Let’s start with what inflation is. Inflation is a measure of how much prices rise over time. Alternately, it can be thought of as the decrease in the value of money over time. When people talk about how cheap things used to be, how much a dollar used to be able to buy, that’s inflation.

High inflation is bad for the economy. I think that’s pretty intuitive: we don’t like when things cost more. It’s less intuitive that a little inflation is actually a good thing, and that deflation is incredibly bad. Deflation encourages people to save money, which is theoretically a good thing. Except that it goes beyond that, it discourages investment. It makes people want to sit on money, to figuratively stuff it in a mattress, which is pretty much the definition of economic stagnation. Likewise, some small amount of inflation encourages people to invest and use money.
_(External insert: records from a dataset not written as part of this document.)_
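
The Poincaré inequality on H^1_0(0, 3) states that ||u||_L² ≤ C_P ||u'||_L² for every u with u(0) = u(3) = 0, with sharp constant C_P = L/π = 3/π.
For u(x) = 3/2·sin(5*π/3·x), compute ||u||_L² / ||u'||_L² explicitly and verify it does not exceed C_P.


||u||_L² / ||u'||_L² = 3/(5*π) < C_P = 3/π.

u(x) = 3/2·sin(5*π/3·x), so u'(x) = 5*π*cos(5*π*x/3)/2.
Writing u(x) = A·sin(kπx/L) with A = 3/2 and k = 5, use ∫_0^L sin²(kπx/L) dx = L/2 and ∫_0^L cos²(kπx/L) dx = L/2.
u² = 9/4·sin²(5*π/3·x) and (u')² = 25*π^2/4·cos²(5*π/3·x), and each of sin², cos² integrates to L/2 = 3/2 over (0, 3).
∫_0^3 u² dx = 27/8, so ||u||_L² = 3*sqrt(6)/4.
∫_0^3 (u')² dx = 75*π^2/8, so ||u'||_L² = 5*sqrt(6)*π/4.
Ratio ||u||_L² / ||u'||_L² = 3/(5*π).
Sharp Poincaré constant on H^1_0(0, 3) is C_P = L/π = 3/π, achieved by sin(π/3·x).
This is the k = 5 harmonic; the ratio L/(kπ) is strictly less than C_P = L/π, consistent with the sharp inequality ||u||_L² ≤ C_P ||u'||_L².


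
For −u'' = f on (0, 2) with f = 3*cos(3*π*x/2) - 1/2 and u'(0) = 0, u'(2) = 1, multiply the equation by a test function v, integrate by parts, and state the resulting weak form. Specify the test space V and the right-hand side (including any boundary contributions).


V = H^1(0, 2) (v unrestricted at boundary; u is determined up to an additive constant); weak form: ∫_0^2 u'v' dx = ∫_0^2 (3*cos(3*π*x/2) - 1/2) v dx + v(2) for all v ∈ V.

Multiply both sides by a test function v and integrate from 0 to 2:
  ∫_0^2 −u''(x) v(x) dx = ∫_0^2 f(x) v(x) dx.
Integrate the LHS by parts once:
  ∫_0^2 −u'' v dx = −[u'(x) v(x)]_0^2 + ∫_0^2 u'(x) v'(x) dx.
Thus ∫_0^2 u'(x) v'(x) dx = ∫_0^2 f(x) v(x) dx + [u'(x) v(x)]_0^2.
Choose V so that boundary terms are either known or forced to vanish.
u has inhomogeneous Neumann u'(0) = 0, u'(2) = 1. [u' v]_0^2 = (1)·v(2) − (0)·v(0) = v(2). Take V = H^1(0, 2); boundary term becomes part of RHS.
Weak formulation: find u (satisfying any essential BC) such that ∫_0^2 u'(x) v'(x) dx = ∫_0^2 f v dx + v(2) for all v ∈ V (Neumann data are natural BCs: they enter the RHS as boundary terms).
Substituting f(x) = 3*cos(3*π*x/2) - 1/2, the right-hand side is ∫_0^2 (3*cos(3*π*x/2) - 1/2) v dx + v(2).
Compatibility check (pure Neumann): taking v ≡ 1 ∈ V gives 0 = ∫_0^2 f dx + (1) − (0), i.e. ∫_0^2 f dx must equal u'(0) − u'(2) = -1. Indeed ∫_0^2 (3*cos(3*π*x/2) - 1/2) dx = -1, so the data are compatible. The solution is then unique only up to an additive constant (fix it e.g. by requiring ∫_0^2 u dx = 0).


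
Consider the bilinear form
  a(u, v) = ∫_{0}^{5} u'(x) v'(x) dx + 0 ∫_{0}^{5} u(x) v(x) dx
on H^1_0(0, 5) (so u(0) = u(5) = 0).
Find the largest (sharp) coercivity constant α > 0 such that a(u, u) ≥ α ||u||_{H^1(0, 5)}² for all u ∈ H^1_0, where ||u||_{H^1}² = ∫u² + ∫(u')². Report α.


α = π^2/(π^2 + 25)

Coercivity of a(·,·) on H^1_0(0, 5) means a(u, u) ≥ α ||u||_{H^1}² for every u ∈ H^1_0.
The interval has length L = 5, and Poincaré/coercivity depend only on L. Here a(u, u) = ∫(u')² + (0)·∫u².
Here c = 0, so a(u,u) = ∫(u')² alone. The condition a(u,u) ≥ α||u||_{H^1}² reads (1−α)∫(u')² ≥ (α−c)∫u². Any admissible α is ≤ 1 (rapidly oscillating u have ∫u²/∫(u')² → 0), and α = 1 would force 0 ≥ (1−c)∫u², impossible since c < 1; so 1−α > 0. By the sharp Poincaré inequality on H^1_0 of an interval of length L, ∫(u')² ≥ (π/L)²∫u² with equality for the first sine mode sin(π(x−x₀)/L) (x₀ the left endpoint), so the inequality holds for all u iff (1−α)(π/L)² ≥ α − c, i.e. α ≤ ((π/L)² + c)/((π/L)² + 1) = (1 + c(L/π)²)/(1 + (L/π)²). (Direct route, valid since c ≤ 0: Poincaré gives c∫u² ≥ c(L/π)²∫(u')², so a(u,u) ≥ (1 + c(L/π)²)∫(u')², while ||u||_{H^1}² ≤ (1 + (L/π)²)∫(u')²; dividing yields the same α.) With (π/L)² = π^2/25 and c = 0, the largest admissible constant is α = ((π/L)² + c)/((π/L)² + 1).
Simplifying, α = π^2/(π^2 + 25).


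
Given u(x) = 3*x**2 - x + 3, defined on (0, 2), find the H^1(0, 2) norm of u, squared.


||u||_{H^1}^2 = 2464/15

The H^1 norm (squared) on an interval (0, L) is
  ||u||_{H^1}^2 = ∫_0^L u(x)^2 dx + ∫_0^L u'(x)^2 dx.
Compute u'(x) = 6*x - 1.
Then u(x)^2 = 9*x**4 - 6*x**3 + 19*x**2 - 6*x + 9 and u'(x)^2 = 36*x**2 - 12*x + 1.
Integrate each monomial from 0 to 2 using ∫_0^2 c·x^n dx = c·2^(n+1)/(n+1):
  ∫_0^2 u(x)^2 dx = ∫_0^2 (9*x^4 - 6*x^3 + 19*x^2 - 6*x + 9) dx. Term by term:
    ∫_0^2 9*x^4 dx = 288/5;  ∫_0^2 -6*x^3 dx = -24;  ∫_0^2 19*x^2 dx = 152/3;
    ∫_0^2 -6*x dx = -12;  ∫_0^2 9 dx = 18.
  Sum: 288/5 − 24 + 152/3 − 12 + 18 = 1354/15.
  ∫_0^2 u'(x)^2 dx = ∫_0^2 (36*x^2 - 12*x + 1) dx. Term by term:
    ∫_0^2 36*x^2 dx = 96;  ∫_0^2 -12*x dx = -24;  ∫_0^2 1 dx = 2.
  Sum: 96 − 24 + 2 = 74.
Adding: ||u||_{H^1}^2 = 1354/15 + 74 = 2464/15.


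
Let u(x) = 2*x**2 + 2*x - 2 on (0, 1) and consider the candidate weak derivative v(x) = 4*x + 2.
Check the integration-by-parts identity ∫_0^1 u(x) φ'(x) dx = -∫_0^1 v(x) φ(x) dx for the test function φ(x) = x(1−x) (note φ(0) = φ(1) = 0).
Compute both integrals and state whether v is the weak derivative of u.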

So the best situation isn’t no inflation, it’s a very small amount.

So how much do we want, and how do we control it? The Federal Reserve, the Fed, is in charge of the dollar. That means it’s in charge of monitoring and reacting to inflation. It’s a national bank with the power to do things like set interest rates and issue currency (print money). These are the primary ways of controlling inflation, and they’re often referred to as monetary policy. The Fed has two jobs, often referred to as a dual mandate. Those jobs are to keep inflation low and keep unemployment low. To do this they set target rates, generally something like 2% inflation and 6% unemployment. There’s a tension there, because measures the Fed can use to lower one will tend to increase the other.

It’s worth pointing out that in recent history success by the Fed has often been defined as sacrificing unemployment to prevent inflation. The Fed fighting inflation was a factor or even a cause of many modern recessions.

So how does inflation fit into the great recession? Since the economic crisis hit we have had incredibly high unemployment, but the response of the Fed has been slow and timid. Charles Evans, of the Chicago Fed, said this of the seeming imbalance of priorities:

“Imagine that inflation was running at 5 percent against our inflation objective of 2 percent. Is there a doubt that any central banker worth their salt would be reacting strongly to fight this high inflation rate? No, there isn’t any doubt. They would be acting as if their hair was on fire. We should be similarly energized about improving conditions in the labor market.”

The problem is largely a disagreement about inflation. On the one hand, conservative (sometimes called freshwater) economists believe that any efforts the Fed takes to improve employment will drive up inflation. Even the muted and marginally effective efforts of the Fed drew dire predictions of impending hyper inflation from conservative economists. Liberal (saltwater) economists disagree, saying that due to the unique conditions of the current economy it is nearly impossible for the Fed to drive up inflation until the economy recovers. Strangely, after four years with no significant shift in inflation very few people have changed their minds.

Beyond the question of how inflation works, though, is the question of what inflation means and how we should think about it. What happens to debt when inflation rises? Debt is worth less, thus it hurts creditors and the wealthy while benefiting debtors. Many liberal economists see it as a useful tool in accelerating recovery because it would allow us to more quickly pay off the debt built up by the housing crash.

Many conservatives, on the other hand, see inflation as the ultimate economic evil because it degrades the value of saving and debt. In this, as in many economic matters, the conservative thinking centers around moral hazard. While moral hazard is a legitimate concern, it is also unquantifiable. This makes it easy to misrepresent, intentionally or accidentally. Conservatives often treat moral hazard much more seriously when looking at the poor than the rich, and this is a perfect example.

This is also why conservatives and liberals often talk past each other on inflation. Liberals tend to think of it in technical or practical terms. An increase in inflation could degrade the value of debt and speed economic recovery. Conservatives, on the other hand, tend to think of it more in moral terms. An increase in inflation will reward reckless spending and over borrowing and punish virtuous savers. I agree with the idea that economic decisions must take morality as well as technical effects into account, but in this case I strenuously disagree with how they are assigning virtue. I think that there are as many victims as villains among the debtors, and I think that the moral hazard on the banking side, which has thus far gone unaddressed, is much more dangerous than that of the borrowers.